Os antigos e novos problemas
O Haiti entrou para a história como o primeiro país da América Latina a conquistar a sua independência e decretar o fim da escravidão. A primeira república da América Latina foi uma República Negra! Contudo, a abolição da escravatura não significou abolição da miséria. Os interesses estrangeiros que, inicialmente, tinham como principal objetivo a exportação de matéria prima barata, passou para a instalação de algumas indústrias e o uso de uma força de trabalho extremamente barata. Somado a essa economia excludente, tem-se um país localizado no encontro de placas tectônicas e no caminho da rota de furações e tufões. Essa é a combinação responsável em fazer do Haiti o país mais pobre da América Latina.
Relatos de um grupo de estudantes da Unicamp que atualmente estão no Haiti (http://lacitadelle. wordpress. com/) colaboram, através de postagens, com a divulgação de informações depois do terremoto. Em outros ‘posts’ eles fazem importantes declarações como: o relato de que algumas indústrias em território haitiano privilegiam a mão-de-obra de surdos e mudos, já que estes trabalham rápido e em silêncio. Seria uma coincidência com os preceitos fordistas? Comentam que brancos não circulam nas ruas, a não ser sob uniforme militar. Será medo, repulsa ou simplesmente o desejo de ignorar os custos advindos da “sociedade do consumo”? Há, também, uma acusação grave: a ‘força de paz’ brasileira, em alguns momentos, acaba servindo como um agente repressor dos movimentos sociais reivindicatórios da população.

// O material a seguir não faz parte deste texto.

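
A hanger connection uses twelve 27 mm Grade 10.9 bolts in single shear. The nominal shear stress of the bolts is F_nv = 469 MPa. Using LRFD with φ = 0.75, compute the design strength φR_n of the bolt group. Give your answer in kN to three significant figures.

A_b = π × 27² / 4 = 572.6 mm².
R_n = F_nv · A_b · n · n_s = 469 × 572.6 × 12 × 1 / 1000 = 3222 kN.
Design strength φR_n = 0.75 × 3222 = 2420 kN.

2420 kN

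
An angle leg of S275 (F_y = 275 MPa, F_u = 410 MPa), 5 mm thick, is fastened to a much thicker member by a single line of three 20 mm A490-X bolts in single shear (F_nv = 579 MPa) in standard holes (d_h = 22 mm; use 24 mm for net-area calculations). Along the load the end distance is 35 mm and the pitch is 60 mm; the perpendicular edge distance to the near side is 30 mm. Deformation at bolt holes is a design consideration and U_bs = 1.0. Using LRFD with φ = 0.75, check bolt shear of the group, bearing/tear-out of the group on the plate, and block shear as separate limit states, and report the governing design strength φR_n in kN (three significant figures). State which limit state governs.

115 kN (block shear governs)

Bolt shear: A_b = π·20²/4 = 314.2 mm²; R_n = 579 × 314.2 × 3 × 1 / 1000 = 545.7 kN → 0.75 × 545.7 = 409 kN.
Bearing: edge l_c = 24, r_n = 59.04 kN; interior l_c = 38, r_n = 93.48 kN; R_n = 59.04 + 2·93.48 = 246 kN → 184 kN.
Block shear: A_gv = 775, A_nv = 475, A_nt = 90 mm²; R_n = min(0.6F_uA_nv, 0.6F_yA_gv) + U_bs·F_u·A_nt = 153.8 kN → 115 kN.
Block shear governs: 115 kN.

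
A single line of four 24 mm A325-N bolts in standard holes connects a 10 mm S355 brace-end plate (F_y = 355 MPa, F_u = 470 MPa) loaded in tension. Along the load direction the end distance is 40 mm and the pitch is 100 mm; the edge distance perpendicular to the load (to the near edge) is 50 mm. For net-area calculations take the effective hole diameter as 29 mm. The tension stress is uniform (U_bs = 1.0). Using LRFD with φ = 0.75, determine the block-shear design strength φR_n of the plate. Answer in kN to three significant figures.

630 kN

Shear plane L_v = 40 + 3·100 = 340 mm; A_gv = 340 × 10 = 3400 mm².
A_nv = (340 − 3.5·29) × 10 = 2385 mm².
A_nt = (50 − 0.5·29) × 10 = 355 mm².
0.6 F_u A_nv = 672.6 kN; 0.6 F_y A_gv = 724.2 kN → shear rupture governs the shear term.
R_n = 672.6 + 1.0 × 470 × 355 / 1000 = 839.4 kN.
Design strength φR_n = 0.75 × 839.4 = 630 kN.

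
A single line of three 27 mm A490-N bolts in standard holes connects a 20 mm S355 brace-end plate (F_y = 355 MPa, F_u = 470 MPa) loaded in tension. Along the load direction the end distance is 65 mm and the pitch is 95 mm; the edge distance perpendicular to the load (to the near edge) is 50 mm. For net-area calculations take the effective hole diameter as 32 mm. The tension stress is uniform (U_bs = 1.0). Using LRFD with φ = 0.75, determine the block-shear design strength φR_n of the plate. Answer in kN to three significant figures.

980 kN

Shear plane L_v = 65 + 2·95 = 255 mm; A_gv = 255 × 20 = 5100 mm².
A_nv = (255 − 2.5·32) × 20 = 3500 mm².
A_nt = (50 − 0.5·32) × 20 = 680 mm².
0.6 F_u A_nv = 987 kN; 0.6 F_y A_gv = 1086 kN → shear rupture governs the shear term.
R_n = 987 + 1.0 × 470 × 680 / 1000 = 1307 kN.
Design strength φR_n = 0.75 × 1307 = 980 kN.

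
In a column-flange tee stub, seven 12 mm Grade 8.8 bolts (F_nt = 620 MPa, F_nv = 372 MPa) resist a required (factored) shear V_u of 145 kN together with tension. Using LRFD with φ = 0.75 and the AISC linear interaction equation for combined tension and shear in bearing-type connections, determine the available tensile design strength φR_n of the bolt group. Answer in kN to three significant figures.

A_b = π·12²/4 = 113.1 mm²; f_rv = 145 × 1000 / (7 × 113.1) = 183.2 MPa.
F'_nt = 1.3 F_nt − (F_nt / φF_nv) f_rv = 1.3·620 − (620/(0.75·372))·183.2 = 399 MPa, capped at F_nt → F'_nt = 399 MPa.
R_n = F'_nt · A_b · n = 399 × 113.1 × 7 / 1000 = 315.9 kN.
Design strength φR_n = 0.75 × 315.9 = 237 kN.

237 kN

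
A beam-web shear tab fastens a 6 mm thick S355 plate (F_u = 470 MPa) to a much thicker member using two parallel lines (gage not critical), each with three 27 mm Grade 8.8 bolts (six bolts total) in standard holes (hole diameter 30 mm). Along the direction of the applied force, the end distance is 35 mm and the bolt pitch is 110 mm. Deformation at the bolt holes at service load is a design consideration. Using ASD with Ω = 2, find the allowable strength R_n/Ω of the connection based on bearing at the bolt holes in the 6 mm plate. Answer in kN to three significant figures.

433 kN

Per bolt r_n = 1.2 l_c t F_u ≤ 2.4 d t F_u; upper limit = 2.4 × 27 × 6 × 470 / 1000 = 182.7 kN.
Edge bolt: l_c = 35 − 30/2 = 20 mm → 1.2 × 20 × 6 × 470 / 1000 = 67.68 → r_n = 67.68 kN.
Interior bolts: l_c = 110 − 30 = 80 mm → 1.2 × 80 × 6 × 470 / 1000 = 270.7 → r_n = 182.7 kN.
R_n = 2 × 67.68 + 4 × 182.7 = 866.3 kN.
Allowable strength R_n/Ω = 866.3 / 2 = 433 kN.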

Os Estados Unidos, ainda a maior potência do planeta, e outros líderes mundiais prometeram ajuda humanitária e financeira. Inclusive algumas celebridades, tais como Angelina Jolie e Brad Pitt, também manifestaram apoio em prol dos haitianos. Sem dúvida, toda esta colaboração é necessária e vital, muitos outros morreriam sem elas.
Quem pensa no Haiti?
Mas, não há motivos para não perguntar: Por que essa ajuda não veio antes? 3 mil pessoas morrerem por ano devido à fome, doenças curáveis e violência pode ser ignorado. A morte de 30 mil, ao mesmo tempo, precisa de ajuda? Imagino o que Obama, o Nobel da paz, responderia a perguntas como estas. É válido gastar milhões para controlar o petróleo, todavia para a fome só quando isso for dar manchete ou se o seu silêncio for ofensivo.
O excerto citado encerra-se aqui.